A pseudo-turn based/rts strategy game, you’re given top down views of buildings and then need to control a SWAT team as they move through the building attempting to clear out all the hostiles or possibly secure hostages or complete other objectives. It’s not quite turn-based because you can let it run in real-time giving orders on the fly, but then you can also pause the action and lay out detailed plans for your officers to carry out. This is much more detailed than the likes of Baldur’s Gate or Kotor, you can not only plan out a whole movement path through the entire building, but along that path you can select which direction they’re looking, how they move through doors and when they need to reload. You can also issue hold orders that wait for you to tap a button allowing you to synch all of the SWAT members up.
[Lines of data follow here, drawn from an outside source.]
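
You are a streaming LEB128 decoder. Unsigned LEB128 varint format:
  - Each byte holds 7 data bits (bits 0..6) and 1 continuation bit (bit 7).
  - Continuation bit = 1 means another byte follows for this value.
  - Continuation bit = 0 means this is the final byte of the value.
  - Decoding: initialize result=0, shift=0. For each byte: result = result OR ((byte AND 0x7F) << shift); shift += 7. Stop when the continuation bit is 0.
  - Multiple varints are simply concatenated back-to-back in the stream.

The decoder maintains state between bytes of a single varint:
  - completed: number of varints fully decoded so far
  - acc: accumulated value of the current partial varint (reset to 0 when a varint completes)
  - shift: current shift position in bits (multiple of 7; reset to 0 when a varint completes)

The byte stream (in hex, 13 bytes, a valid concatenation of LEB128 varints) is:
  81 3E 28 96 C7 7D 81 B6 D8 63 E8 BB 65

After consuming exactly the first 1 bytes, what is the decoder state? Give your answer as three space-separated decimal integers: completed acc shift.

byte[0]=0x81 cont=1 payload=0x01: acc |= 1<<0 -> completed=0 acc=1 shift=7

Answer: 0 1 7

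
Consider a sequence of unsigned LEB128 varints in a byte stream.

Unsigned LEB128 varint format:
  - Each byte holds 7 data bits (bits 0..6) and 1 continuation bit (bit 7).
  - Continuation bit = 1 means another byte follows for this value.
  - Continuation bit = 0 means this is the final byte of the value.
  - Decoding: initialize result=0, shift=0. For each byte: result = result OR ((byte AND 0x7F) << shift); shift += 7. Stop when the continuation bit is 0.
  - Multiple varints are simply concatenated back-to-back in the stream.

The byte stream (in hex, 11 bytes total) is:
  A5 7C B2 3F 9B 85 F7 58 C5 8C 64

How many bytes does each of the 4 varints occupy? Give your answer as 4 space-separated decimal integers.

Answer: 2 2 4 3

Derivation:
  byte[0]=0xA5 cont=1 payload=0x25=37: acc |= 37<<0 -> acc=37 shift=7
  byte[1]=0x7C cont=0 payload=0x7C=124: acc |= 124<<7 -> acc=15909 shift=14 [end]
Varint 1: bytes[0:2] = A5 7C -> value 15909 (2 byte(s))
  byte[2]=0xB2 cont=1 payload=0x32=50: acc |= 50<<0 -> acc=50 shift=7
  byte[3]=0x3F cont=0 payload=0x3F=63: acc |= 63<<7 -> acc=8114 shift=14 [end]
Varint 2: bytes[2:4] = B2 3F -> value 8114 (2 byte(s))
  byte[4]=0x9B cont=1 payload=0x1B=27: acc |= 27<<0 -> acc=27 shift=7
  byte[5]=0x85 cont=1 payload=0x05=5: acc |= 5<<7 -> acc=667 shift=14
  byte[6]=0xF7 cont=1 payload=0x77=119: acc |= 119<<14 -> acc=1950363 shift=21
  byte[7]=0x58 cont=0 payload=0x58=88: acc |= 88<<21 -> acc=186499739 shift=28 [end]
Varint 3: bytes[4:8] = 9B 85 F7 58 -> value 186499739 (4 byte(s))
  byte[8]=0xC5 cont=1 payload=0x45=69: acc |= 69<<0 -> acc=69 shift=7
  byte[9]=0x8C cont=1 payload=0x0C=12: acc |= 12<<7 -> acc=1605 shift=14
  byte[10]=0x64 cont=0 payload=0x64=100: acc |= 100<<14 -> acc=1640005 shift=21 [end]
Varint 4: bytes[8:11] = C5 8C 64 -> value 1640005 (3 byte(s))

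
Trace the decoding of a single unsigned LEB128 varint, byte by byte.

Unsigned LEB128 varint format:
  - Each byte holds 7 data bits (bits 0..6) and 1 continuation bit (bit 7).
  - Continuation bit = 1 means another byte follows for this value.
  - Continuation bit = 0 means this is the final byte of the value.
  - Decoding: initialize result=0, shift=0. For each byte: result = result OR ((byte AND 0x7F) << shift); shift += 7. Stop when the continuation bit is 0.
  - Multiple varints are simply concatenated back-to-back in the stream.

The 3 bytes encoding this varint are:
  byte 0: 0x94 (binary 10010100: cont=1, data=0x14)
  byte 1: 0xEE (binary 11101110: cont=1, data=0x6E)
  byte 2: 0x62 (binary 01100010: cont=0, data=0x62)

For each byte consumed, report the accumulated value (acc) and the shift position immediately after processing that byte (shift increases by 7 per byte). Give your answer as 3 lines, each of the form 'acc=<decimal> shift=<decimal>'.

Answer: acc=20 shift=7
acc=14100 shift=14
acc=1619732 shift=21

Derivation:
byte 0=0x94: payload=0x14=20, contrib = 20<<0 = 20; acc -> 20, shift -> 7
byte 1=0xEE: payload=0x6E=110, contrib = 110<<7 = 14080; acc -> 14100, shift -> 14
byte 2=0x62: payload=0x62=98, contrib = 98<<14 = 1605632; acc -> 1619732, shift -> 21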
So far this all sounds a little like the early Rainbow Six games but this is quite a different beast. With simple, functional graphics and often small one-screen buildings (you do move up to two or more floors as it progresses) most missions will take a handful of minutes. We managed to complete one in just over 4 seconds. That’s right, 4 nail-biting seconds. Of course the actual mission took longer than that due to all the planning and failed attempts, but once you get a strategy down you can execute it in very little time.
That scenario we completed so quickly was basically a single room with four or five hostiles inside. We had use of two SWAT officers, starting outside the front door (you can often choose where you want them to enter before you begin). If you just tried to kick open the door, your officers would be absolutely massacred as it was clear the enemies were expecting you, if you used a breaching charge you might take out one or two with the force of the door, but there’d still be more than enough to take down your team. Each officer can take two shots, once that second shot hit they go down quickly and once persistent members are introduced it’ll be a heartbreaking moment to see one of your crew die. The best plan of action for this room was to position both officers so they didn’t get in the way of each other, throw a flashbang through the door and then move in to clear the room. There were sofas and chairs dotted around so one officer couldn’t possibly shoot everyone in time (furniture counts as a kind of cover) so you need to send in both at the start looking straight ahead and slightly to the sides to take out immediate threats, then have them quickly move behind some cover and take out targets at the side. As we already stated, it took just over four seconds, but that four seconds took a lot of planning and thought.
At its best, Doorkickers is a game about this careful thought and planning, as levels grow more complex you need to spread your forces out to achieve the best times (you can get up to three stars on each map) but then a single officer is much more vulnerable than a group. Do you want to take assault rifles or pistols? which rooms do you use your flashbangs in? Unlike Hotline Miami, you can’t see the position of any hostiles, sometimes you get a little cross of the map to show you where they might be, that means you can easily waste a flashbang clearing an empty room while you get shot in the back by someone in a broom closet. Next time you run the map they might be in the opposite place and get you again. Planning for every eventuality is key, and taking it slow and steady while not giving the enemies time to react is quite a fine balance and a lot of fun when it goes right.
At its worst, Doorkickers is an exercise in pure frustration. One of the biggest missteps with the game is that much of the combat is worked out using some kind of random variable so sometimes in a plan an officer will hit his target and sometimes it’ll miss. This goes along with the ‘prepare for every eventuality’ mentality and shares the design with strategy greats like X-Com, but it also means you can’t create a perfect plan. When each map is so small and doesn’t take much time, it’d be nice to be able to ‘solve’ it, but instead there’s always the chance you’ll lose through absolutely no fault of your own when an officer repeatedly misses or a target gets off a lucky shot. This, coupled with a pathing system where everything has to be done in one go (you can’t delete a single step you have to delete the entire path and start again) and slightly unclear markers on how long your officers will be looking in a certain direction means that while the game is going after tactical brilliance, there’s a little too much left to chance which might be realistic but rarely feels fair when you’re going after those three stars.
Overall Doorkickers is an incredibly promising game. It’s not finished and there’s plenty of time for them to iron out the kinks, we’re expected to be able to create our own levels and customise loadouts before the game is done and there’s a random scenario generator that’s sure to give the title some longevity. For now, £6.99 is definitely a good price to get a game that’s already tonnes of fun if you enjoy planning, just be prepared for the frustrations that come with any early access.